The explosion was heard three miles away.
More than 1 million gallons of toxic, disease-ridden sludge coated parts of the South Shore, flowing onto dozens of beaches in the densely populated area and closing more than 60, including popular Long Beach, Atlantic Beach, Hewlett, Lido and Point Lookout beaches. Three hundred Nassau County police officers, U.S Coast Guard officers and county public works officials had to be inoculated, along with countless others from the surrounding neighborhoods.
A 16-year-old boy from Island Park was killed. His 14-year-old friend survived just barely—the result of “dramatic rescue efforts” initiated by then-Hempstead Town Supervisor Alfonse D’Amato and John Ramberg, then-superintendent of the Bay Park Sewage Treatment Plant, according to a June 4, 1976 article in The New York Times.
Thirty-four years ago, two of Bay Park’s sludge storage tanks at Pearsalls Hassock—an island southeast of Hewlett Bay between Lawrence and Island Park—had blown to smithereens, violently rattling the homes of nearby communities and launching rescuers on a search in vain through the ensuing deadly sludge, several feet thick in some parts of the tiny island.

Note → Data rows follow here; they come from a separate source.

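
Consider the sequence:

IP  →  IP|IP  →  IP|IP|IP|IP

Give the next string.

IP|IP|IP|IP|IP|IP|IP|IP

Each string is two copies of the previous one joined by '|'.
One more doubling of IP|IP|IP|IP gives the answer.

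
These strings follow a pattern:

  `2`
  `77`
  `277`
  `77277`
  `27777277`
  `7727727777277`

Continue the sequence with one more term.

277772777727727777277

From term 3 onward, concatenate the second-to-last term with the last: 2·77 = 277, 77·277 = 77277, …
The next term joins 27777277 and 7727727777277.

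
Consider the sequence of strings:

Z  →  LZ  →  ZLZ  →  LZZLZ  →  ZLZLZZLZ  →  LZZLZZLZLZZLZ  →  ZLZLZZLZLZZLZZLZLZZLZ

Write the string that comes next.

From term 3 onward, concatenate the second-to-last term with the last: Z·LZ = ZLZ, LZ·ZLZ = LZZLZ, …
Continuing: LZZLZZLZLZZLZ · ZLZLZZLZLZZLZZLZLZZLZ gives term 8.

LZZLZZLZLZZLZZLZLZZLZLZZLZZLZLZZLZ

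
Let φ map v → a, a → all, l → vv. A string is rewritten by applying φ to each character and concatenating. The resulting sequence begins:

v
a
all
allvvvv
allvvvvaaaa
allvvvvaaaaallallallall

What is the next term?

allvvvvaaaaallallallallallvvvvallvvvvallvvvvallvvvv

φ(allvvvvaaaaallallallall) expands symbol-by-symbol to all vv vv a a a a all all all all all vv vv all vv vv all vv vv all vv vv; joining the 23 pieces gives the next term.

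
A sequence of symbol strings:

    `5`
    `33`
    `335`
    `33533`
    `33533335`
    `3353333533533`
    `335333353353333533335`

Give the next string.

Each term (from the third on) is the previous term followed by the one before it: term 3 = 33·5 = 335.
Continuing: 335333353353333533335 · 3353333533533 gives term 8.

3353333533533335333353353333533533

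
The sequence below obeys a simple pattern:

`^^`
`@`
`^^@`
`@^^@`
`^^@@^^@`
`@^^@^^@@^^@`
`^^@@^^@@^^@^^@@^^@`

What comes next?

@^^@^^@@^^@^^@@^^@@^^@^^@@^^@

Each term (from the third on) is the two preceding terms concatenated in order: term 3 = ^^·@ = ^^@.
The next term joins @^^@^^@@^^@ and ^^@@^^@@^^@^^@@^^@.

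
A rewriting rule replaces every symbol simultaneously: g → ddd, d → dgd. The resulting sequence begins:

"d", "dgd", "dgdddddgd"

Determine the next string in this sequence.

Apply φ to dgdddddgd symbol by symbol: d→dgd, g→ddd, d→dgd, d→dgd, d→dgd, d→dgd, d→dgd, g→ddd, d→dgd; joined: dgd ddd dgd dgd dgd dgd dgd ddd dgd.

dgdddddgddgddgddgddgdddddgd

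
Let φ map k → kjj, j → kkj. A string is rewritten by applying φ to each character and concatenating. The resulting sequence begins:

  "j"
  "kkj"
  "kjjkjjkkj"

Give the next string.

kjjkkjkkjkjjkkjkkjkjjkjjkkj

Expanding kjjkjjkkj: k→kjj, j→kkj, j→kkj, k→kjj, j→kkj, j→kkj, k→kjj, k→kjj, j→kkj. Concatenated: kjj kkj kkj kjj kkj kkj kjj kjj kkj.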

Sewage sludge produces methane gas, an odorless, explosive vapor. Witnesses, responders and local residents tell the Press the teenagers dropped fireworks into the tank, causing the devastation.
“When the tanks blew-up, the whole community shook,” recalls former Sen. D’Amato. “No one could have imagined that the storage of sludge in these tanks could be as dangerous as it was… Safety is critical.”
Methane was the same deadly fume blamed as having a role in the deaths of 29 West Virginian coal miners in April—despite that mine’s owner repeatedly being cited for problems with its ventilation system. The explosive gas is currently a major concern at the British Petroleum (BP) oil well disaster site in the Gulf of Mexico—the worst oil spill in U.S. history. Recently released documents and testimony from BP officials regarding the doomed Deepwater Horizon platform—which exploded and caused the gush that same month, killing 11—reveal unaddressed problems with major safeguards and a backlog of preventive maintenance.
And it is methane that is still spewing uncontrollably into the surrounding communities from inoperable gas valves atop similar silos of sludge, called digesters, at Nassau County’s troubled Cedar Creek Water Pollution Control Plant in Wantagh—Bay Park’s sister facility, and twice subject of Press investigations [“Toxic Offender,” Sept. 22, 2005 and “Toxic Time Bomb,” April 29, 2010]. The Press physically tested one such valve in the latest story and reviewed records indicating it and other parts of the gigantic chamber—there are nine—have been labeled “not operational” since at least 2005.
But inoperable methane gas valves, as catastrophic a disaster they could cause, are just one potential tragedy still waiting to happen at the nearly 40-year-old facility, nestled between Seaford Harbor and Mandalay elementary schools at Cedar Creek Park on Long Island’s South Shore. Despite the exposés, investigatory hearings by the Nassau County Legislature and recent public promises from Nassau County Executive Ed Mangano for more manpower and resources, myriad hazards are still rampant at Cedar Creek. And new information suggests similar issues could be afoot at Bay Park.
Much has happened in the wake of the Press exposé last April of the hazardous health and safety conditions at Cedar Creek and potential dangers it poses to the environment and public at large: investigations by local, state and federal regulators, several new hires and promises of more money and equipment.
And yet, clearly not enough.
“The condition of the plant is appalling,” laments lifelong Seaford resident Phil Franco, who with Mark Salerno of Wantagh, co-chairs the watchdog Cedar Creek Health Risk Assessment Committee. “It’s still understaffed and it’s falling further behind.”
“I’m at a loss,” says Salerno. “Nothing has changed down there.”
Interview requests for this story from County Executive Mangano and Department of Public Works (DPW) Commissioner Shila Shah-Gavnoudias were not granted by Mangano’s press office. Superintendent of Sewage Plants, Unit Head of Environmental Operations, Richard Cotugno, through his secretary, refused to speak with the Press. His message also covered the response to a request to speak with Operations Supervisor Kevin McGoldrick.